A partir de um algoritmo de detecção, a máquina rastreia e mantém um registro de memória de objetos específicos em sua visão de câmera por meio de vídeo armazenado. Além de distinguir um objeto do outro, ela registra a hora e a data em que os objetos entram ou saem de sua visualização. A partir dessas informações base, consegue encontrá-los.

Para isso, os pesquisadores também desenvolveram uma interface gráfica que permite que o usuário escolha os objetos a serem rastreados. Ao digitar em um aplicativo de smartphone ou em um computador o nome do que procura, o robô indica quando e onde observou o objeto pela última vez. Os testes mostraram que o sistema é altamente preciso.

O uso da solução tecnológica é simples, podendo ser facilmente operada tanto pela pessoa com Alzheimer quanto por um familiar ou um cuidador, segundo os criadores. Embora o foco inicial seja ajudar um grupo específico de pessoas, a tecnologia poderá fazer parte do cotidiano de qualquer pessoa que esteja à procura de algo perdido, planeja a equipe.

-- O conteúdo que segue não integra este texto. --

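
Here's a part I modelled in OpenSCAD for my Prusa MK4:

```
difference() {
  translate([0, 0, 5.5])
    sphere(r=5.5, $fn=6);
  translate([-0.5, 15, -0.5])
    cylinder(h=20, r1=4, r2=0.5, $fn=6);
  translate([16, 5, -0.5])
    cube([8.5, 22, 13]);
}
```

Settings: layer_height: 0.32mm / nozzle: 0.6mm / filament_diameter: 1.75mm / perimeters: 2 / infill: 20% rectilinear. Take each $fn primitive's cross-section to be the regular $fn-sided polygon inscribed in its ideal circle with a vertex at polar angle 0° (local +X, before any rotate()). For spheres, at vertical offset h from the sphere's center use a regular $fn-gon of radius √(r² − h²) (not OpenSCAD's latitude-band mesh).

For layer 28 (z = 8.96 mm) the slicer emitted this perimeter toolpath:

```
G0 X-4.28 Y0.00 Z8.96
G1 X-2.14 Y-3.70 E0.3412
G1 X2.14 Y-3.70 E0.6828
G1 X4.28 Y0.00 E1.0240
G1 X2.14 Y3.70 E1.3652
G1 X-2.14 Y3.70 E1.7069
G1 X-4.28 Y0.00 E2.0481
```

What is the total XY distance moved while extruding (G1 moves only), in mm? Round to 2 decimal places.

25.66 mm

Sum the Euclidean lengths of each G1 segment: total = 25.66 mm.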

"O impacto a longo prazo disso é realmente empolgante", enfatiza, em nota, Ali Ayub, pós-doutorando em engenharia elétrica e de computação e um dos responsáveis pelo projeto. "Um usuário pode se envolver não apenas com um robô companheiro, mas também com um robô companheiro personalizado, que pode lhe dar mais independência." A solução foi apresentada, recentemente, na Conferência Internacional ACM/IEEE sobre Interação Humano-Robô, na Suécia.